それなら、一部にはそういう関係が成り立つかも知れないね。
ただ、そういうテクニックが売りの「有名歌い手」の殆どは商業音楽からは声が掛からないと思うよ。
テクニック的にAクラスの歌い手なら「プロ」になれるというのは間違い。
ヴィジュアル云々だとかコネクション云々以前に、音楽としての部分でね。
何故なら、それだけでは「商業音楽に求められる優先表現」が出来ないから。
勿論、最低限のテクニックは必要だけど、それ以上に、表現能力が無ければ「底辺プロ」としての仕事もこなせない。
求められるモノがそもそも違う。
商業音楽的な観点(プロ的な観点)から見れば、
宇多田ヒカルや桑田佳祐や一青窈はA上どころじゃなく、圧倒的に上のランクになるよ。
いわゆるJpopの曲でも、ちゃんと聞けば、明らかにアマの「上手い」人とは表現力が違う。
それは、「プロの環境で録ったからそう聞こえる」ではなくて、歌手の実力でね。
歌詞の解釈や周りの楽器とのバランス、リスナーが聴くであろうシチュエーション等、様々なことを考え、
その内どれを優先して表現すべきかを考える。
それは、ボーカルや各楽器隊の人、ミックスの人、マスタリングの人全てがそういう意識を持ってやってる。
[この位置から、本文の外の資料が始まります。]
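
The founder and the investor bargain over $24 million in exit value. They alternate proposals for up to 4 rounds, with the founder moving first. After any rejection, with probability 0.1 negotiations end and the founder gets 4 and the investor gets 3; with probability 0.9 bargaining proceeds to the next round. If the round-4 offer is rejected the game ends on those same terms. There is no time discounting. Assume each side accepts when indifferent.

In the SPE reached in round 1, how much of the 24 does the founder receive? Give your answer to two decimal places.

Round 4 (the investor proposes): the founder gets 4 if talks fail, so the investor offers 4 and keeps 20.
Round 3 (the founder proposes): rejecting gives the investor an expected 0.9 × 20 + 0.1 × 3 = 18.3. The founder offers 18.3 and keeps 24 − 18.3 = 5.7.
Round 2 (the investor proposes): rejecting gives the founder an expected 0.9 × 5.7 + 0.1 × 4 = 5.53, so the investor offers 5.53, keeping 18.47.
Round 1 (the founder proposes): rejecting gives the investor an expected 0.9 × 18.47 + 0.1 × 3 = 16.923. The founder offers 16.923 and keeps 24 − 16.923 = 7.077.

7.08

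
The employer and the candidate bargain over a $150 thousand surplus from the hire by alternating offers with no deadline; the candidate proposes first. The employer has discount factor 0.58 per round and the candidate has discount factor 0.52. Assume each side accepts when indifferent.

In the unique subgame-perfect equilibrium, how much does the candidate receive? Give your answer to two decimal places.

When the candidate proposes, the employer accepts any offer worth at least 0.58 times what the employer would get by proposing next round; and vice versa.
This gives x = 150 − 0.58y and y = 150 − 0.52x, where x and y are each side's share when it proposes.
Hence (1 − 0.58·0.52)x = 150(1 − 0.58), i.e. 0.6984·x = 63.
x ≈ 90.2062; the employer's share is 150 − x ≈ 59.7938.

90.21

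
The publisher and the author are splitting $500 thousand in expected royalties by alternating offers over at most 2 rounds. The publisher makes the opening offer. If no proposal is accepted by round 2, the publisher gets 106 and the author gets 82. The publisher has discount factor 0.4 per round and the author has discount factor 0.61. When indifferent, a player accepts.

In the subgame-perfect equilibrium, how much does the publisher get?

259.66

Work backward from the last round.
Round 2 (the author proposes): the publisher gets 106 if talks fail, so the author offers 106 and keeps 394.
Round 1 (the publisher proposes): the author can get 394 next round, worth 0.61 × 394 = 240.34 now, so the publisher offers 240.34, keeping 259.66.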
プロを条件付ける要素はテクニック的な上手さではない。
仕事として音楽をするのがプロな訳だから、「商業的な目的を達成するための適切な表現」をすることが、
プロとして第一義に求められること。
以前、年配の方の為の曲のレコーディングの仕事を請けたことがある。
凝ったフィルや複雑なリズムの、高度なテクニックには徹底的に駄目出しされたよ。
「何が求められてるか分かってない」ってね。
この場合の回答は、結果的に「極単純なリズムで、強弱表現・音色の変化の表現のみで緩急を付ける」ということだった。
いわゆる"芸術音楽"の観点では、最初に録った音源の方が良かったんだけどね。
商業音楽としてのプロに必要とされるのは、つまりこういうことなんだと思うよ。
だから、ここでのランク付けで表現力をさほど重視しない以上、「Aランク=プロ級」とだけ書くのは誤解を産むから嫌だなーと思う。
「Aランク=プロとして通用するぐらいの最低限のテクニックがある」と書いた方が良いんじゃないかなと。
暗黙の了解としてもいいかも知れないけど、この部分の勘違いだけは解きたいなと思う。